Configure Failover

This feature requires an enterprise license. To get a trial license key or extend your trial period, generate a new trial license key. To purchase a license, contact Redpanda Sales.

If Redpanda has enterprise features enabled and it cannot find a valid license, restrictions apply.

See Failover Runbook for immediate step-by-step disaster procedures.

Failover is the process of modifying shadow topics or an entire shadow cluster from read-only replicas to fully writable resources, and ceasing replication from the source cluster. You can fail over individual topics for selective workload migration or fail over the entire cluster for comprehensive disaster recovery. This critical operation transforms your shadow resources into operational production assets, allowing you to redirect application traffic when the source cluster becomes unavailable.

Failover behavior

When you initiate failover, Redpanda performs the following operations:

  1. Stops replication: Halts all data fetching from the source cluster for the specified topics or entire shadow link

  2. Failover topics: Converts read-only shadow topics into regular, writable topics

  3. Updates topic state: Changes topic status from ACTIVE to FAILING_OVER, then FAILED_OVER

Topic failover is irreversible. Once failed over, topics cannot return to shadow mode, and automatic fallback to the original source cluster is not supported.

Failover commands

You can perform failover at different levels of granularity to match your disaster recovery needs:

Individual topic failover

To fail over a specific shadow topic while leaving other topics in the shadow link still replicating:

rpk shadow failover <shadow-link-name> --topic <topic-name>

Use this approach when you need to selectively failover specific workloads or when testing failover procedures.

To fail over all shadow topics associated with the shadow link simultaneously:

rpk shadow failover <shadow-link-name> --all

Use this approach during a complete regional disaster when you need to activate the entire shadow cluster as your new production environment.

rpk shadow delete <shadow-link-name> --force

Force deleting a shadow link is irreversible and immediately fails over all topics in the link, bypassing the normal failover state transitions. This action should only be used as a last resort when topics are stuck in transitional states and you need immediate access to all replicated data.

Failover states

The shadow link itself has a simple state model:

  • ACTIVE: Shadow link is operating normally, replicating data

Shadow links do not have dedicated failover states. Instead, the link’s operational status is determined by the collective state of its shadow topics.

Shadow topic states

Individual shadow topics progress through specific states during failover:

  • ACTIVE: Normal replication state before failover

  • FAULTED: Shadow topic has encountered an error and is not replicating

  • FAILING_OVER: Failover initiated, replication stopping

  • FAILED_OVER: Failover completed successfully, topic fully writable

Monitor failover progress

Monitor failover progress using the status command:

rpk shadow status <shadow-link-name>

The output shows individual topic states and any issues encountered during the failover process.

Task states during monitoring:

  • ACTIVE: Task is operating normally and replicating data

  • FAULTED: Task encountered an error and requires attention

  • NOT_RUNNING: Task is not currently executing

  • LINK_UNAVAILABLE: Task cannot communicate with the source cluster

Post-failover cluster behavior

After successful failover, your shadow cluster exhibits the following characteristics:

Topic accessibility:

  • Failed over topics become fully writable and readable.

  • Applications can produce and consume messages normally.

  • All Kafka APIs are available for failedover topics.

  • Original offsets and timestamps are preserved.

Shadow link status:

  • The shadow link remains but stops replicating data.

  • Link status shows topics in FAILED_OVER state.
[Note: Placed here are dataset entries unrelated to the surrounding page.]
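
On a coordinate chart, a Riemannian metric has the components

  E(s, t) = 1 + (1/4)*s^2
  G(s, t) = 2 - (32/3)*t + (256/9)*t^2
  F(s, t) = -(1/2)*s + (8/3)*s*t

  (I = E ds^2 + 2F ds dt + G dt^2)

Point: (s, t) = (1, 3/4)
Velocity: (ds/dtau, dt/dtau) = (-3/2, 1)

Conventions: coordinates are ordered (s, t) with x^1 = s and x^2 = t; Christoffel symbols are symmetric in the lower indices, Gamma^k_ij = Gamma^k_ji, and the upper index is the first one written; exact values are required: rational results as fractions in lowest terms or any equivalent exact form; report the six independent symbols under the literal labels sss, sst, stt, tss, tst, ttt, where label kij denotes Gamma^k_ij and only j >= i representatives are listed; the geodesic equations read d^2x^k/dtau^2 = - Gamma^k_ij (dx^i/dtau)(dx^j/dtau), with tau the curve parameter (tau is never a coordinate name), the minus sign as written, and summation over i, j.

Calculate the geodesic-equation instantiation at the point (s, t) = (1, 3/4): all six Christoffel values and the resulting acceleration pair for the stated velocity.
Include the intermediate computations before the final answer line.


E = 5/4, F = 3/2, G = 10 at the point
E_s = 1/2, E_t = 0, F_s = 3/2, F_t = 8/3, G_s = 0, G_t = 32
EG - F^2 = 41/4;  g^inv = (4/41) * [[10, -3/2], [-3/2, 5/4]]
first-kind symbols [ij,l] = (1/2)(d_i g_jl + d_j g_il - d_l g_ij): [ss,s] = E_s/2 = 1/4, [ss,t] = F_s - E_t/2 = 3/2, [st,s] = E_t/2 = 0, [st,t] = G_s/2 = 0, [tt,s] = F_t - G_s/2 = 8/3, [tt,t] = G_t/2 = 16
Gamma^s_ij = (G*[ij,s] - F*[ij,t])/(EG - F^2), Gamma^t_ij = (E*[ij,t] - F*[ij,s])/(EG - F^2)
Gamma_sss = 1/41, Gamma_sst = 0, Gamma_stt = 32/123, Gamma_tss = 6/41, Gamma_tst = 0, Gamma_ttt = 64/41
d^2s/dtau^2 = -(Gamma_sss*(-3/2)^2 + 2*Gamma_sst*(-3/2)*(1) + Gamma_stt*(1)^2) = -155/492
d^2t/dtau^2 = -(Gamma_tss*(-3/2)^2 + 2*Gamma_tst*(-3/2)*(1) + Gamma_ttt*(1)^2) = -155/82

Answer: Gamma_sss = 1/41, Gamma_sst = 0, Gamma_stt = 32/123, Gamma_tss = 6/41, Gamma_tst = 0, Gamma_ttt = 64/41; accelerations (d^2s/dtau^2, d^2t/dtau^2) = (-155/492, -155/82)


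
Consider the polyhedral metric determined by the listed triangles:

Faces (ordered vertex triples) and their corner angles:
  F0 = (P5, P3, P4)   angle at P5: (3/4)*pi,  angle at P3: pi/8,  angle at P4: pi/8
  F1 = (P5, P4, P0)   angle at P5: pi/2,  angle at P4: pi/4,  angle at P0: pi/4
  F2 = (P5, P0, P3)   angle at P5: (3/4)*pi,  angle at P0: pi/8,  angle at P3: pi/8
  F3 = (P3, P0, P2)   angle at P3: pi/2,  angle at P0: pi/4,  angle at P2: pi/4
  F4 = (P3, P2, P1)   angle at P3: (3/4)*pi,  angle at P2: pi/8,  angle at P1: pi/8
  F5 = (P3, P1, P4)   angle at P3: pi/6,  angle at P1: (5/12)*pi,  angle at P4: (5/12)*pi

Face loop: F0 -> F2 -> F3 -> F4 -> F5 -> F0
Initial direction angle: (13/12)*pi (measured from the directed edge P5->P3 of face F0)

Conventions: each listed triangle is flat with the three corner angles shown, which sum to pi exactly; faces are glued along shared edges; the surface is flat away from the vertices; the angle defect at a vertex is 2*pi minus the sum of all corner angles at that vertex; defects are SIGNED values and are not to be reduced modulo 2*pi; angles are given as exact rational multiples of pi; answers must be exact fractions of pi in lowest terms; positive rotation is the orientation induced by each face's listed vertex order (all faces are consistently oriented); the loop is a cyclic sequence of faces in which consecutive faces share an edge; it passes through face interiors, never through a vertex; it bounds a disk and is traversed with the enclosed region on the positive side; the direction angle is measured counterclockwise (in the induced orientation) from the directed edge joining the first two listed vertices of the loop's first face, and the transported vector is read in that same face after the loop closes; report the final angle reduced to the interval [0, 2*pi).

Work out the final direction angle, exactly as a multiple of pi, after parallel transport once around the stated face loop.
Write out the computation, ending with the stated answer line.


enclosed vertex P3: corner angles sum to (5/3)*pi, defect = 2*pi - (5/3)*pi = pi/3
summing the enclosed defects onto the initial angle, mod 2*pi in the induced orientation:
final angle = (13/12)*pi + pi/3 = (17/12)*pi (mod 2*pi)

Answer: final direction angle = (17/12)*pi


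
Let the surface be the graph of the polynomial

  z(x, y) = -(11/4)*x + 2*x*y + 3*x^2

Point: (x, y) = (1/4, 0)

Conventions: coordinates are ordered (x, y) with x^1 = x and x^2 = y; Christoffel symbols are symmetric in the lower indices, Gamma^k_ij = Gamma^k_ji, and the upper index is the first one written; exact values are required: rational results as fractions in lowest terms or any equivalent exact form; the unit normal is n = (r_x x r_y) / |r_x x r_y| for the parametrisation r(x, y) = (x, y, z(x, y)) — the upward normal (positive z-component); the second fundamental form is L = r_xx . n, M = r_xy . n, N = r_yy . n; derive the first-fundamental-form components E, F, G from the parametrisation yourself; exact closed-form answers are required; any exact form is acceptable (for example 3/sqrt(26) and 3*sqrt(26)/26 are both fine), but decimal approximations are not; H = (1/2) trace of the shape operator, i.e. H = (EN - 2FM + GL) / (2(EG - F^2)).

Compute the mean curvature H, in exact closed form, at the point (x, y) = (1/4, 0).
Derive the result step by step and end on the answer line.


z_x = -5/4, z_y = 1/2, z_xx = 6, z_xy = 2, z_yy = 0
E = 41/16, F = -5/8, G = 5/4; answer radicand W^2 = 45/16
unnormalised second-form numerators: l = 6, m = 2, n = 0; L = l/sqrt(45/16), and similarly M = m/sqrt(W^2), N = n/sqrt(W^2)
H = (E*n - 2*F*m + G*l) / (2*(EG - F^2)*sqrt(W^2)); E*n - 2*F*m + G*l = 10, EG - F^2 = 45/16, so H = (16/9)/sqrt(45/16)

Answer: H = 64*sqrt(5)/135


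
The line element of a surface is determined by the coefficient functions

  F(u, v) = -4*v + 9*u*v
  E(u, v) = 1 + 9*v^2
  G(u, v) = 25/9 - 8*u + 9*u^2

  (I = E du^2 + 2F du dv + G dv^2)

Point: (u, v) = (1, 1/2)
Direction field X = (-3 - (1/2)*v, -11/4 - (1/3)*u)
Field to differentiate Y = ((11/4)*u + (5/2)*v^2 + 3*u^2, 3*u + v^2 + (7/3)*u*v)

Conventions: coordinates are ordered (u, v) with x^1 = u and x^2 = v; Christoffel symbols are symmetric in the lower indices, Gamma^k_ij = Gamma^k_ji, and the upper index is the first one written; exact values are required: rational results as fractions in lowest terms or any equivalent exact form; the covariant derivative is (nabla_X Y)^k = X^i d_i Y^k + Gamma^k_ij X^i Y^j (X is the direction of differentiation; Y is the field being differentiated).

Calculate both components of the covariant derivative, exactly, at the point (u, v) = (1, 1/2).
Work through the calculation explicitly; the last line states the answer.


E = 13/4, F = 5/2, G = 34/9 at the point
E_u = 0, E_v = 9, F_u = 9/2, F_v = 5, G_u = 10, G_v = 0
EG - F^2 = 217/36;  g^inv = (36/217) * [[34/9, -5/2], [-5/2, 13/4]]
first-kind symbols [ij,l] = (1/2)(d_i g_jl + d_j g_il - d_l g_ij): [uu,u] = E_u/2 = 0, [uu,v] = F_u - E_v/2 = 0, [uv,u] = E_v/2 = 9/2, [uv,v] = G_u/2 = 5, [vv,u] = F_v - G_u/2 = 0, [vv,v] = G_v/2 = 0
Gamma^u_ij = (G*[ij,u] - F*[ij,v])/(EG - F^2), Gamma^v_ij = (E*[ij,v] - F*[ij,u])/(EG - F^2)
Gamma_uuu = 0, Gamma_uuv = 162/217, Gamma_uvv = 0, Gamma_vuu = 0, Gamma_vuv = 180/217, Gamma_vvv = 0
X = (-13/4, -37/12), Y = (51/8, 53/12) at the point

Answer: (nabla_X Y)^u = -40060/651, (nabla_X Y)^v = -406465/7812


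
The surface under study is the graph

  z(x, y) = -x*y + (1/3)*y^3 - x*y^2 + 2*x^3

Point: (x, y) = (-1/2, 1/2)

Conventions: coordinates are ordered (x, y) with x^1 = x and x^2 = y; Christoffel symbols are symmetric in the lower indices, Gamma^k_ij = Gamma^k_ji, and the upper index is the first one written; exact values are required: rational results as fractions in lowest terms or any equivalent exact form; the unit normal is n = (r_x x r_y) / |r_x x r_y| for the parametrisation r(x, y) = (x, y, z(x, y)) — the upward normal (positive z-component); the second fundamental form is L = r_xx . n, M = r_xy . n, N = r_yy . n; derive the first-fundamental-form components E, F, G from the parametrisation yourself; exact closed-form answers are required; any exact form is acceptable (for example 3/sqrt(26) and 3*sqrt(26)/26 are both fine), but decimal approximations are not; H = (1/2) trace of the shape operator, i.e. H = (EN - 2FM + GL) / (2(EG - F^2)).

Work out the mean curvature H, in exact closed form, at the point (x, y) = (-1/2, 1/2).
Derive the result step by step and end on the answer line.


z_x = 3/4, z_y = 5/4, z_xx = -6, z_xy = -2, z_yy = 2
E = 25/16, F = 15/16, G = 41/16; answer radicand W^2 = 25/8
unnormalised second-form numerators: l = -6, m = -2, n = 2; L = l/sqrt(25/8), and similarly M = m/sqrt(W^2), N = n/sqrt(W^2)
H = (E*n - 2*F*m + G*l) / (2*(EG - F^2)*sqrt(W^2)); E*n - 2*F*m + G*l = -17/2, EG - F^2 = 25/8, so H = (-34/25)/sqrt(25/8)

Answer: H = -68*sqrt(2)/125


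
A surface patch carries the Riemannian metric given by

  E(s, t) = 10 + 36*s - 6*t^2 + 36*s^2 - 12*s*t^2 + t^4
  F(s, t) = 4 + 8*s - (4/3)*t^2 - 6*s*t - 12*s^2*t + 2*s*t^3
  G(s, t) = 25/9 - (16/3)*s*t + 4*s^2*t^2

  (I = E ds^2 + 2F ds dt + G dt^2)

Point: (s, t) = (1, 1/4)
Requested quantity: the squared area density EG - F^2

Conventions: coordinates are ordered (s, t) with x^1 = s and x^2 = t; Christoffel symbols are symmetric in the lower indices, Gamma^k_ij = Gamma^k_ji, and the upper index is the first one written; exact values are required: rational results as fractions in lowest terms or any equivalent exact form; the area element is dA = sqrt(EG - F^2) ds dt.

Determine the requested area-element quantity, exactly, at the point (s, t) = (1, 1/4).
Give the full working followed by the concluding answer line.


E = 20705/256, F = 715/96, G = 61/36; EG - F^2 = 187945/2304

Answer: EG - F^2 = 187945/2304


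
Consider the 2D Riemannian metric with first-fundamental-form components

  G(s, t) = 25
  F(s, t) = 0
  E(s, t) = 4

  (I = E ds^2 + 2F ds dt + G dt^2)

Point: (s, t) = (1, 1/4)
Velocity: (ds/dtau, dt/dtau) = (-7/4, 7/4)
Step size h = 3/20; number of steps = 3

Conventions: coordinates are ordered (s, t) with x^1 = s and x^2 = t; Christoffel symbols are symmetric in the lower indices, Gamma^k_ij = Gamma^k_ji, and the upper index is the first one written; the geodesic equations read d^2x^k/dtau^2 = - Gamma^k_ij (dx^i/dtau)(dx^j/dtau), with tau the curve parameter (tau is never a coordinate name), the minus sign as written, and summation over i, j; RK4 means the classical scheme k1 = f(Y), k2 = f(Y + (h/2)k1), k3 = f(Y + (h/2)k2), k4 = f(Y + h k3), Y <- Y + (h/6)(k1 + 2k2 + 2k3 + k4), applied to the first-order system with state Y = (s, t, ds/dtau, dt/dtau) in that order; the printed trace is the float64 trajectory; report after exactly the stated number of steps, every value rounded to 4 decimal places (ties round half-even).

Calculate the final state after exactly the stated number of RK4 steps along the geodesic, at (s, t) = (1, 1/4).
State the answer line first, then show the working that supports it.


Answer: s = 0.2125, t = 1.0375, ds/dtau = -1.7500, dt/dtau = 1.7500

f(Y) = (ds/dtau, dt/dtau, -Gamma^s_ij Y'^i Y'^j, -Gamma^t_ij Y'^i Y'^j) with the Gammas evaluated at the stage position; h = 0.150000; intermediate values shown to 6 dp
step 0: s = 1.0000, t = 0.2500, ds/dtau = -1.7500, dt/dtau = 1.7500
step 1:
  k1: at (s, t) = (1.000000, 0.250000), (ds/dtau, dt/dtau) = (-1.750000, 1.750000); Gamma_sss = 0.000000, Gamma_sst = 0.000000, Gamma_stt = 0.000000, Gamma_tss = 0.000000, Gamma_tst = 0.000000, Gamma_ttt = 0.000000; k1 = (-1.750000, 1.750000, 0.000000, 0.000000)
  k2: at (s, t) = (0.868750, 0.381250), (ds/dtau, dt/dtau) = (-1.750000, 1.750000); Gamma_sss = 0.000000, Gamma_sst = 0.000000, Gamma_stt = 0.000000, Gamma_tss = 0.000000, Gamma_tst = 0.000000, Gamma_ttt = 0.000000; k2 = (-1.750000, 1.750000, 0.000000, 0.000000)
  k3: at (s, t) = (0.868750, 0.381250), (ds/dtau, dt/dtau) = (-1.750000, 1.750000); Gamma_sss = 0.000000, Gamma_sst = 0.000000, Gamma_stt = 0.000000, Gamma_tss = 0.000000, Gamma_tst = 0.000000, Gamma_ttt = 0.000000; k3 = (-1.750000, 1.750000, 0.000000, 0.000000)
  k4: at (s, t) = (0.737500, 0.512500), (ds/dtau, dt/dtau) = (-1.750000, 1.750000); Gamma_sss = 0.000000, Gamma_sst = 0.000000, Gamma_stt = 0.000000, Gamma_tss = 0.000000, Gamma_tst = 0.000000, Gamma_ttt = 0.000000; k4 = (-1.750000, 1.750000, 0.000000, 0.000000)
  Y <- Y + (h/6)(k1 + 2k2 + 2k3 + k4): s = 0.7375, t = 0.5125, ds/dtau = -1.7500, dt/dtau = 1.7500
step 2:
  k1: at (s, t) = (0.737500, 0.512500), (ds/dtau, dt/dtau) = (-1.750000, 1.750000); Gamma_sss = 0.000000, Gamma_sst = 0.000000, Gamma_stt = 0.000000, Gamma_tss = 0.000000, Gamma_tst = 0.000000, Gamma_ttt = 0.000000; k1 = (-1.750000, 1.750000, 0.000000, 0.000000)
  k2: at (s, t) = (0.606250, 0.643750), (ds/dtau, dt/dtau) = (-1.750000, 1.750000); Gamma_sss = 0.000000, Gamma_sst = 0.000000, Gamma_stt = 0.000000, Gamma_tss = 0.000000, Gamma_tst = 0.000000, Gamma_ttt = 0.000000; k2 = (-1.750000, 1.750000, 0.000000, 0.000000)
  k3: at (s, t) = (0.606250, 0.643750), (ds/dtau, dt/dtau) = (-1.750000, 1.750000); Gamma_sss = 0.000000, Gamma_sst = 0.000000, Gamma_stt = 0.000000, Gamma_tss = 0.000000, Gamma_tst = 0.000000, Gamma_ttt = 0.000000; k3 = (-1.750000, 1.750000, 0.000000, 0.000000)
  k4: at (s, t) = (0.475000, 0.775000), (ds/dtau, dt/dtau) = (-1.750000, 1.750000); Gamma_sss = 0.000000, Gamma_sst = 0.000000, Gamma_stt = 0.000000, Gamma_tss = 0.000000, Gamma_tst = 0.000000, Gamma_ttt = 0.000000; k4 = (-1.750000, 1.750000, 0.000000, 0.000000)
  Y <- Y + (h/6)(k1 + 2k2 + 2k3 + k4): s = 0.4750, t = 0.7750, ds/dtau = -1.7500, dt/dtau = 1.7500
step 3:
  k1: at (s, t) = (0.475000, 0.775000), (ds/dtau, dt/dtau) = (-1.750000, 1.750000); Gamma_sss = 0.000000, Gamma_sst = 0.000000, Gamma_stt = 0.000000, Gamma_tss = 0.000000, Gamma_tst = 0.000000, Gamma_ttt = 0.000000; k1 = (-1.750000, 1.750000, 0.000000, 0.000000)
  k2: at (s, t) = (0.343750, 0.906250), (ds/dtau, dt/dtau) = (-1.750000, 1.750000); Gamma_sss = 0.000000, Gamma_sst = 0.000000, Gamma_stt = 0.000000, Gamma_tss = 0.000000, Gamma_tst = 0.000000, Gamma_ttt = 0.000000; k2 = (-1.750000, 1.750000, 0.000000, 0.000000)
  k3: at (s, t) = (0.343750, 0.906250), (ds/dtau, dt/dtau) = (-1.750000, 1.750000); Gamma_sss = 0.000000, Gamma_sst = 0.000000, Gamma_stt = 0.000000, Gamma_tss = 0.000000, Gamma_tst = 0.000000, Gamma_ttt = 0.000000; k3 = (-1.750000, 1.750000, 0.000000, 0.000000)
  k4: at (s, t) = (0.212500, 1.037500), (ds/dtau, dt/dtau) = (-1.750000, 1.750000); Gamma_sss = 0.000000, Gamma_sst = 0.000000, Gamma_stt = 0.000000, Gamma_tss = 0.000000, Gamma_tst = 0.000000, Gamma_ttt = 0.000000; k4 = (-1.750000, 1.750000, 0.000000, 0.000000)
  Y <- Y + (h/6)(k1 + 2k2 + 2k3 + k4): s = 0.2125, t = 1.0375, ds/dtau = -1.7500, dt/dtau = 1.7500


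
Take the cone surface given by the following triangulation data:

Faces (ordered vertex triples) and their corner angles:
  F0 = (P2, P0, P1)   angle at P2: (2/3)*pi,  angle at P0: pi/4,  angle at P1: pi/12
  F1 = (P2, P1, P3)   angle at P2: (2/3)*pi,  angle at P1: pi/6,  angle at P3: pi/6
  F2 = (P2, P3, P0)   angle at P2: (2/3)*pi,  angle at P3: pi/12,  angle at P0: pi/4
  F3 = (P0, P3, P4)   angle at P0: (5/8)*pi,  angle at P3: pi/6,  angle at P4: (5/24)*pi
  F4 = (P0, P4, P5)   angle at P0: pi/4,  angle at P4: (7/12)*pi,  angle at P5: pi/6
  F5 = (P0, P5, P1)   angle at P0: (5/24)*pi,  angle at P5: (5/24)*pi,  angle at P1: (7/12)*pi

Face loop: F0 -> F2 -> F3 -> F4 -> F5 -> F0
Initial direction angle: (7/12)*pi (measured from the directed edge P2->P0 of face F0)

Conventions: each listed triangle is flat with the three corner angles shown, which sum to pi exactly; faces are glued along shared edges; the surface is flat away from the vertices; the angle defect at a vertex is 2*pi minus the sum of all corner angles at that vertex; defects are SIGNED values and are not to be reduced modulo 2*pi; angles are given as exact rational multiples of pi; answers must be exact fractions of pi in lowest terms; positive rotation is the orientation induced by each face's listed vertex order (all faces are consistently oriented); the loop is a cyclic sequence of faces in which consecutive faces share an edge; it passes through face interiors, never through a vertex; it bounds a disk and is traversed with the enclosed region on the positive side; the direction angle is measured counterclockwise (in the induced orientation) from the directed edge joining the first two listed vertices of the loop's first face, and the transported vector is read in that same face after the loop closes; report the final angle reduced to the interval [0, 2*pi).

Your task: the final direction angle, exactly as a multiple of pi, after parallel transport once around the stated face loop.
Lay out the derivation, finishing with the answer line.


enclosed vertex P0: corner angles sum to (19/12)*pi, defect = 2*pi - (19/12)*pi = (5/12)*pi
by Gauss-Bonnet the loop rotates the vector by the enclosed defect sum (positive orientation, mod 2*pi)
final angle = (7/12)*pi + (5/12)*pi = pi (mod 2*pi)

Answer: final direction angle = pi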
  • You can safely delete the shadow link after successful failover.

Operational limitations:

  • No automatic fallback mechanism to the original source cluster.

  • Data transforms remain disabled until you manually re-enable them.

  • Audit log history from the source cluster is not available (new audit logs begin immediately).

Failover considerations and limitations

Data consistency:

  • Some data loss may occur due to replication lag at the time of failover.

  • Consumer group offsets are preserved, allowing applications to resume from their last committed position.

  • In-flight transactions at the source cluster are not replicated and will be lost.

Recovery-point-objective (RPO):

The amount of potential data loss depends on replication lag when disaster occurs. Monitor lag metrics to understand your effective RPO.

Network partitions:

If the source cluster becomes accessible again after failover, do not attempt to write to both clusters simultaneously. This creates a scenario with potential data inconsistencies, since metadata starts to diverge.

Testing requirements:

Regularly test failover procedures in non-production environments to validate your disaster recovery processes and measure RTO.

Next steps

After completing failover:

  • Update your application connection strings to point to the shadow cluster

  • Verify that applications can produce and consume messages normally

  • Consider deleting the shadow link if failover was successful and permanent

For emergency situations, see Failover Runbook.